Abuela Encanto perpetuated a serious generation trauma and was forgiven by her family too quickly. Disney’s 2021 animated film Encanto explores the generational power and trauma of the Madrigal family. After Abuela (Maria Cecilia Botero), the matriarch of the Madrigals, loses her husband as a result of a brutal attack on their Colombian village, nature gives her a magic candle that not only creates a shelter, a village called Encanto, for her and her children, but also gives strength or “gifts” to the latter and their descendants.
Encanto’s main conflict is caused by Abuela’s obsession with the magic candle. When her young granddaughter Mirabelle (Stephanie Beatrice) does not present a gift, Abuela essentially rejects Mirabelle from the family; she treats Mirabelle coldly and even forbids her to attend the cousins’ gift ceremonies. When this tension begins to destroy their magical home, Casita, and threaten the existence of the candle (and therefore all the gifts of the Madrigal), Mirabelle reveals a dark family secret: Abuela’s priority over the candle also caused her to reject Mirabelle’s uncle, Bruno (John Leguizamo), who has spent the last decade in exile within the walls of the house. Even Madrigals with gifts suffer from Abuela’s addiction to candles.

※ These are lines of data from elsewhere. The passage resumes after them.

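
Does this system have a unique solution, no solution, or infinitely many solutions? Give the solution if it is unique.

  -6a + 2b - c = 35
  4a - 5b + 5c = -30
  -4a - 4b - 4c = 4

Row-reduce the augmented matrix:
R1 ← R1 / (-6).
R2 ← R2 − 4·R1.
R3 ← R3 + 4·R1.
R2 ← R2 / (-11/3).
R1 ← R1 + 1/3·R2.
R3 ← R3 + 16/3·R2.
R3 ← R3 / (-106/11).
R1 ← R1 + 5/22·R3.
R2 ← R2 + 13/11·R3.
Reading off the reduced rows gives a = -5, b = 3, c = 1.

a = -5, b = 3, c = 1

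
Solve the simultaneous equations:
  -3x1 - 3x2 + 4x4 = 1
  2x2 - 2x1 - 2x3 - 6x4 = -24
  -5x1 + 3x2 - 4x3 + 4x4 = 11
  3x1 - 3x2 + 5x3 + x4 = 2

Row-reduce the augmented matrix:
R1 ← R1 / (-3).
R2 ← R2 + 2·R1.
R3 ← R3 + 5·R1.
R4 ← R4 − 3·R1.
R2 ← R2 / (4).
R1 ← R1 − 1·R2.
R3 ← R3 − 8·R2.
R4 ← R4 + 6·R2.
Swap R3 and R4.
R3 ← R3 / (2).
R1 ← R1 − 1/2·R3.
R2 ← R2 + 1/2·R3.
R4 ← R4 / (44/3).
R1 ← R1 − 17/6·R4.
R2 ← R2 + 25/6·R4.
R3 ← R3 + 4·R4.
Reading off the reduced rows gives x1 = 3, x2 = 2, x3 = -1, x4 = 4.

x1 = 3, x2 = 2, x3 = -1, x4 = 4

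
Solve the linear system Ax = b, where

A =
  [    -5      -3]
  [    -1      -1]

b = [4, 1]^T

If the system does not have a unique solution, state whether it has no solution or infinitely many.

x_1 = -1/2, x_2 = -1/2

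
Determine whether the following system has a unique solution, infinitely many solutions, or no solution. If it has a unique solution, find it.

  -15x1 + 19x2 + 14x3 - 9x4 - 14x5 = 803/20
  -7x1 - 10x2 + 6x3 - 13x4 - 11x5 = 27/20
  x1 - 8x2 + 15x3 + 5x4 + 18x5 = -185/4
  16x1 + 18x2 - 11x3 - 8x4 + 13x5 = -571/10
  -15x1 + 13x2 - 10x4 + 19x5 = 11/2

Row-reduce the augmented matrix:
R1 ← R1 / (-15).
R2 ← R2 + 7·R1.
R3 ← R3 − 1·R1.
R4 ← R4 − 16·R1.
R5 ← R5 + 15·R1.
R2 ← R2 / (-283/15).
R1 ← R1 + 19/15·R2.
R3 ← R3 + 101/15·R2.
R4 ← R4 − 574/15·R2.
R5 ← R5 + 6·R2.
R3 ← R3 / (4563/283).
R1 ← R1 + 254/283·R3.
R2 ← R2 − 8/283·R3.
R4 ← R4 − 807/283·R3.
R5 ← R5 + 3914/283·R3.
R4 ← R4 / (-55946/1521).
R1 ← R1 − 7349/4563·R4.
R2 ← R2 − 2068/4563·R4.
R3 ← R3 − 2134/4563·R4.
R5 ← R5 − 37721/4563·R4.
R5 ← R5 / (1320739/27973).
R1 ← R1 − 46047/27973·R5.
R2 ← R2 − 71/2543·R5.
R3 ← R3 − 2481/2543·R5.
R4 ← R4 − 10870/27973·R5.
Reading off the reduced rows gives x1 = -3, x2 = 1/2, x3 = -7/5, x4 = 7/4, x5 = -3/2.

x1 = -3, x2 = 1/2, x3 = -7/5, x4 = 7/4, x5 = -3/2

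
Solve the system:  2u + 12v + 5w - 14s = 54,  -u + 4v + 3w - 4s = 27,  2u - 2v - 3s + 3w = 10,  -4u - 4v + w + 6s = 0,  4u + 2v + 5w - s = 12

Row-reduce the augmented matrix:
R1 ← R1 / (2).
R2 ← R2 + 1·R1.
R3 ← R3 − 2·R1.
R4 ← R4 + 4·R1.
R5 ← R5 − 4·R1.
R2 ← R2 / (10).
R1 ← R1 − 6·R2.
R3 ← R3 + 14·R2.
R4 ← R4 − 20·R2.
R5 ← R5 + 22·R2.
R3 ← R3 / (57/10).
R1 ← R1 + 4/5·R3.
R2 ← R2 − 11/20·R3.
R5 ← R5 − 71/10·R3.
Swap R4 and R5.
R4 ← R4 / (472/57).
R1 ← R1 + 58/57·R4.
R2 ← R2 + 77/114·R4.
R3 ← R3 + 44/57·R4.
R5 reduces to 0 = 0, so the extra equation is consistent.
Reading off the reduced rows gives u = -3, v = 1, w = 4, s = -2.

u = -3, v = 1, w = 4, s = -2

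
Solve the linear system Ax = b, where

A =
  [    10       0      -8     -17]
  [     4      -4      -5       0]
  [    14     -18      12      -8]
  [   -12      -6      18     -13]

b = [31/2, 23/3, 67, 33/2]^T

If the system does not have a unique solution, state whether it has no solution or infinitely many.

Row-reduce the augmented matrix:
R1 ← R1 / (10).
R2 ← R2 − 4·R1.
R3 ← R3 − 14·R1.
R4 ← R4 + 12·R1.
R2 ← R2 / (-4).
R3 ← R3 + 18·R2.
R4 ← R4 + 6·R2.
R3 ← R3 / (313/10).
R1 ← R1 + 4/5·R3.
R2 ← R2 − 9/20·R3.
R4 ← R4 − 111/10·R3.
R4 ← R4 / (-12004/313).
R1 ← R1 + 1301/626·R4.
R2 ← R2 + 931/626·R4.
R3 ← R3 + 148/313·R4.
Reading off the reduced rows gives x_1 = 3/2, x_2 = -5/3, x_3 = 1, x_4 = -1/2.

x_1 = 3/2, x_2 = -5/3, x_3 = 1, x_4 = -1/2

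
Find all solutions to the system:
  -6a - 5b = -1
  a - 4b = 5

From equation 2: a = 5 + 4·b.
Substitute into equation 1 and solve: b = -1.
Then a = 1.

a = 1, b = -1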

For example, Mirabelle’s sister, Isabela (Diane Guerrero), is close to marrying a man she does not love in order to maintain the family status of the magical royal family, and Mirabelle’s other sister, Louise (Jessica Darrow), suffers a nervous breakdown from the stress caused by using her gift to help Encanto day for the day. Casita is eventually destroyed by Abuela’s actions, nearly killing every member of the family.

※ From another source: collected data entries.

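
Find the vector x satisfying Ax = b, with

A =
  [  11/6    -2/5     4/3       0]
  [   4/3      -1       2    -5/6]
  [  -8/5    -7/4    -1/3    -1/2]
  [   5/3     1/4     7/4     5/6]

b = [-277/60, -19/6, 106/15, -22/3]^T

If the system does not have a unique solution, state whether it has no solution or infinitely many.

x_1 = -3/2, x_2 = -2, x_3 = -2, x_4 = -1

Row-reduce the augmented matrix:
R1 ← R1 / (11/6).
R2 ← R2 − 4/3·R1.
R3 ← R3 + 8/5·R1.
R4 ← R4 − 5/3·R1.
R2 ← R2 / (-39/55).
R1 ← R1 + 12/55·R2.
R3 ← R3 + 2309/1100·R2.
R4 ← R4 − 27/44·R2.
R3 ← R3 / (-2597/1170).
R1 ← R1 − 16/39·R3.
R2 ← R2 + 170/117·R3.
R4 ← R4 − 223/156·R3.
R4 ← R4 / (8185/5936).
R1 ← R1 − 230/371·R4.
R2 ← R2 + 125/1113·R4.
R3 ← R3 + 1315/1484·R4.
Reading off the reduced rows gives x_1 = -3/2, x_2 = -2, x_3 = -2, x_4 = -1.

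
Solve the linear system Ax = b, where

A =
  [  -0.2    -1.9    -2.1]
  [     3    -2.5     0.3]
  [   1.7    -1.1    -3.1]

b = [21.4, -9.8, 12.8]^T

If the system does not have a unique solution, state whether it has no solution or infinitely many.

Row-reduce the augmented matrix:
R1 ← R1 / (-1/5).
R2 ← R2 − 3·R1.
R3 ← R3 − 17/10·R1.
R2 ← R2 / (-31).
R1 ← R1 − 19/2·R2.
R3 ← R3 + 69/4·R2.
R3 ← R3 / (-445/124).
R1 ← R1 − 291/310·R3.
R2 ← R2 − 156/155·R3.
Reading off the reduced rows gives x_1 = -6, x_2 = -4, x_3 = -6.

x_1 = -6, x_2 = -4, x_3 = -6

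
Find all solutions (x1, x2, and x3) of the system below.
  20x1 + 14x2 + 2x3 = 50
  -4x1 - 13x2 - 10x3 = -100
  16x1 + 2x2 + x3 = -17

x1 = -2, x2 = 6, x3 = 3

Row-reduce the augmented matrix:
R1 ← R1 / (20).
R2 ← R2 + 4·R1.
R3 ← R3 − 16·R1.
R2 ← R2 / (-51/5).
R1 ← R1 − 7/10·R2.
R3 ← R3 + 46/5·R2.
R3 ← R3 / (137/17).
R1 ← R1 + 19/34·R3.
R2 ← R2 − 16/17·R3.
Reading off the reduced rows gives x1 = -2, x2 = 6, x3 = 3.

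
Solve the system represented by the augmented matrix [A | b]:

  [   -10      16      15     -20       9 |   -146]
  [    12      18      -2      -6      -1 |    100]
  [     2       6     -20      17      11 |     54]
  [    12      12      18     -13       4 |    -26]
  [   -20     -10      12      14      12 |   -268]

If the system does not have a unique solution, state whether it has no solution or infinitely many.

Row-reduce the augmented matrix:
R1 ← R1 / (-10).
R2 ← R2 − 12·R1.
R3 ← R3 − 2·R1.
R4 ← R4 − 12·R1.
R5 ← R5 + 20·R1.
R2 ← R2 / (186/5).
R1 ← R1 + 8/5·R2.
R3 ← R3 − 46/5·R2.
R4 ← R4 − 156/5·R2.
R5 ← R5 + 42·R2.
R3 ← R3 / (-1949/93).
R1 ← R1 + 151/186·R3.
R2 ← R2 − 40/93·R3.
R4 ← R4 − 700/31·R3.
R5 ← R5 − 2/31·R3.
R4 ← R4 / (19807/1949).
R1 ← R1 + 317/3898·R4.
R2 ← R2 + 755/1949·R4.
R3 ← R3 + 1899/1949·R4.
R5 ← R5 − 39354/1949·R4.
R5 ← R5 / (-598017/19807).
R1 ← R1 + 14624/19807·R5.
R2 ← R2 − 45691/39614·R5.
R3 ← R3 − 23921/19807·R5.
R4 ← R4 − 34616/19807·R5.
Reading off the reduced rows gives x_1 = 6, x_2 = 0, x_3 = -6, x_4 = -2, x_5 = -4.

x_1 = 6, x_2 = 0, x_3 = -6, x_4 = -2, x_5 = -4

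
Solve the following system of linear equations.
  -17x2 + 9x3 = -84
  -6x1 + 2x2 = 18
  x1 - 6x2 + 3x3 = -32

no solution

Row-reduce:
Swap R1 and R2.
R1 ← R1 / (-6).
R3 ← R3 − 1·R1.
R2 ← R2 / (-17).
R1 ← R1 + 1/3·R2.
R3 ← R3 + 17/3·R2.
Row 3 reduces to 0 = -1, a contradiction. The system is inconsistent.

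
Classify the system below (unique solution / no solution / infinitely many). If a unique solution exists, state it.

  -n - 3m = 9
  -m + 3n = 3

From equation 1: n = -9 − 3·m.
Substitute into equation 2 and solve: m = -3.
Then n = 0.

m = -3, n = 0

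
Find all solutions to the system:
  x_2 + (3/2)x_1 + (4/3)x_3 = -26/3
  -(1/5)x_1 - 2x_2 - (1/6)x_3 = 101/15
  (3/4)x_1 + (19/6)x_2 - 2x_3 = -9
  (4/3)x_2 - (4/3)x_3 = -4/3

Row-reduce:
R1 ← R1 / (3/2).
R2 ← R2 + 1/5·R1.
R3 ← R3 − 3/4·R1.
R2 ← R2 / (-28/15).
R1 ← R1 − 2/3·R2.
R3 ← R3 − 8/3·R2.
R4 ← R4 − 4/3·R2.
R3 ← R3 / (-167/63).
R1 ← R1 − 25/28·R3.
R2 ← R2 + 1/168·R3.
R4 ← R4 + 167/126·R3.
Row 4 reduces to 0 = 1, a contradiction. The system is inconsistent.

no solution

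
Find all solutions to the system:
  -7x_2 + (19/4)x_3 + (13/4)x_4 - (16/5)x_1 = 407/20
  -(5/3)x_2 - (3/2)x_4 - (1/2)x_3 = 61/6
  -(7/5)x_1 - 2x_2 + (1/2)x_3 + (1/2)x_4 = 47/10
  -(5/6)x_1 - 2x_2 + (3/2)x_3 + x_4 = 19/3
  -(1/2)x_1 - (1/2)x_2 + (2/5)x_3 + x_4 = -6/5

no solution

Row-reduce:
R1 ← R1 / (-16/5).
R3 ← R3 + 7/5·R1.
R4 ← R4 + 5/6·R1.
R5 ← R5 + 1/2·R1.
R2 ← R2 / (-5/3).
R1 ← R1 − 35/16·R2.
R3 ← R3 − 17/16·R2.
R4 ← R4 + 17/96·R2.
R5 ← R5 − 19/32·R2.
R3 ← R3 / (-607/320).
R1 ← R1 + 137/64·R3.
R2 ← R2 − 3/10·R3.
R4 ← R4 − 607/1920·R3.
R5 ← R5 + 333/640·R3.
Swap R4 and R5.
R4 ← R4 / (2871/6070).
R1 ← R1 + 525/607·R4.
R2 ← R2 − 366/607·R4.
R3 ← R3 − 601/607·R4.
Row 5 reduces to 0 = 1/3, a contradiction. The system is inconsistent.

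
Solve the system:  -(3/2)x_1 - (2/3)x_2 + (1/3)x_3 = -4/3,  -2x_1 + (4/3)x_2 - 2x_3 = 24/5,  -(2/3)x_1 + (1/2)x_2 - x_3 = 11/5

x_1 = 0, x_2 = 6/5, x_3 = -8/5

Row-reduce the augmented matrix:
R1 ← R1 / (-3/2).
R2 ← R2 + 2·R1.
R3 ← R3 + 2/3·R1.
R2 ← R2 / (20/9).
R1 ← R1 − 4/9·R2.
R3 ← R3 − 43/54·R2.
R3 ← R3 / (-49/180).
R1 ← R1 − 4/15·R3.
R2 ← R2 + 11/10·R3.
Reading off the reduced rows gives x_1 = 0, x_2 = 6/5, x_3 = -8/5.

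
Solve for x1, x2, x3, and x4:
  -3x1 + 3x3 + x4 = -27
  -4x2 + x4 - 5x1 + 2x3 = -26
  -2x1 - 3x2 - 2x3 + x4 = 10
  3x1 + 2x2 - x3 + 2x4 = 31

x1 = 6, x2 = -2, x3 = -5, x4 = 6

Row-reduce the augmented matrix:
R1 ← R1 / (-3).
R2 ← R2 + 5·R1.
R3 ← R3 + 2·R1.
R4 ← R4 − 3·R1.
R2 ← R2 / (-4).
R3 ← R3 + 3·R2.
R4 ← R4 − 2·R2.
R3 ← R3 / (-7/4).
R1 ← R1 + 1·R3.
R2 ← R2 − 3/4·R3.
R4 ← R4 − 1/2·R3.
R4 ← R4 / (61/21).
R1 ← R1 + 17/21·R4.
R2 ← R2 − 11/21·R4.
R3 ← R3 + 10/21·R4.
Reading off the reduced rows gives x1 = 6, x2 = -2, x3 = -5, x4 = 6.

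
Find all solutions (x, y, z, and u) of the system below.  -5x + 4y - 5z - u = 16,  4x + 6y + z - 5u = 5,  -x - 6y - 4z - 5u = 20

infinitely many solutions

Row-reduce:
R1 ← R1 / (-5).
R2 ← R2 − 4·R1.
R3 ← R3 + 1·R1.
R2 ← R2 / (46/5).
R1 ← R1 + 4/5·R2.
R3 ← R3 + 34/5·R2.
R3 ← R3 / (-120/23).
R1 ← R1 − 17/23·R3.
R2 ← R2 + 15/46·R3.
Rank is 3 with 4 unknowns, leaving u free.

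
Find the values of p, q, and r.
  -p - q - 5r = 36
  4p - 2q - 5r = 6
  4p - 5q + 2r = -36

p = -6, q = 0, r = -6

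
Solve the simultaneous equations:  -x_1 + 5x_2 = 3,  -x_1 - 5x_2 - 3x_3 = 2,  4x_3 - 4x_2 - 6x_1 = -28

Row-reduce the augmented matrix:
R1 ← R1 / (-1).
R2 ← R2 + 1·R1.
R3 ← R3 + 6·R1.
R2 ← R2 / (-10).
R1 ← R1 + 5·R2.
R3 ← R3 + 34·R2.
R3 ← R3 / (71/5).
R1 ← R1 − 3/2·R3.
R2 ← R2 − 3/10·R3.
Reading off the reduced rows gives x_1 = 2, x_2 = 1, x_3 = -3.

x_1 = 2, x_2 = 1, x_3 = -3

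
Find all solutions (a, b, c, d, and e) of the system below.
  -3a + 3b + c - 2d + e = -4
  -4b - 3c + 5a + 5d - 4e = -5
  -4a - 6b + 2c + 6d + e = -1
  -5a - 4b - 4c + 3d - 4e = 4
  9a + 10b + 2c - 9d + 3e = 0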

While Abuela is certainly traumatized by Pedro’s death in Encanto and projects her fears of further loss onto her family, the generational trauma she perpetuates should not be easily ignored. She clearly needs to engage in serious introspection and give her family time and space to accept her emotional growth. However, Encanto creatives bypassed what could have been a powerful statement about family healing, and instead decided that each Madrigal either forgave Abuela within minutes of Casita’s collapse, or told her that the disaster was not her fault, or did not even admit his misdeeds. This unnatural ending is a hasty and immature conclusion to an otherwise thematically profound work.
How Abuela compares to other toxic Mother Figures in Disney films
Although Abuela is not a traditional Disney villain, she bears some uncanny similarities to one of Disney’s most insidious bad guys: Mother Gothel from Rapunzel: A Tangled Story. Both Abuela and Mother Gothel feed off their magical relatives to strengthen their self-esteem at the expense of their family’s happiness. Although the magical food of Abuela and Mother Gothel was bestowed by nature as a shining golden gift, now it is perverted by their fears. This uncomfortable parallel between a misguided matriarch and a dangerous villain shows that Encanto needed a serious arch of redemption for Abuela in order not to present her as a villain.
The 2022 Disney animated film “Blushing” touches on the trauma of generations much better than “Encanto”. When the main characters of the series “Blushes”, a mother-daughter couple Min and Mei, sit down to talk about the behavior ingrained in their family after a quarrel in the style of Kasita, Min sincerely apologizes to Mei. She doesn’t expect anything in return from Mei, and in the epilogue, viewers see Ming and Mei working as a healthy team, but still not internalizing bad behaviors. This ending is realistic and authentic. Encanto should have similarly explored work aimed at disrupting toxic family dynamics, instead of jumping from hasty apologies straight to an uplifting, if touching, musical number.
Disney is likely to release a sequel or a spin-off of Encanto, given the film’s positive reception. We hope that such work will address the emotional consequences of Abuela’s actions and the healing process of generational traumas. Then Abuela’s weak atonement arch (or lack thereof) may make more sense in the context of Encanto’s extended narrative.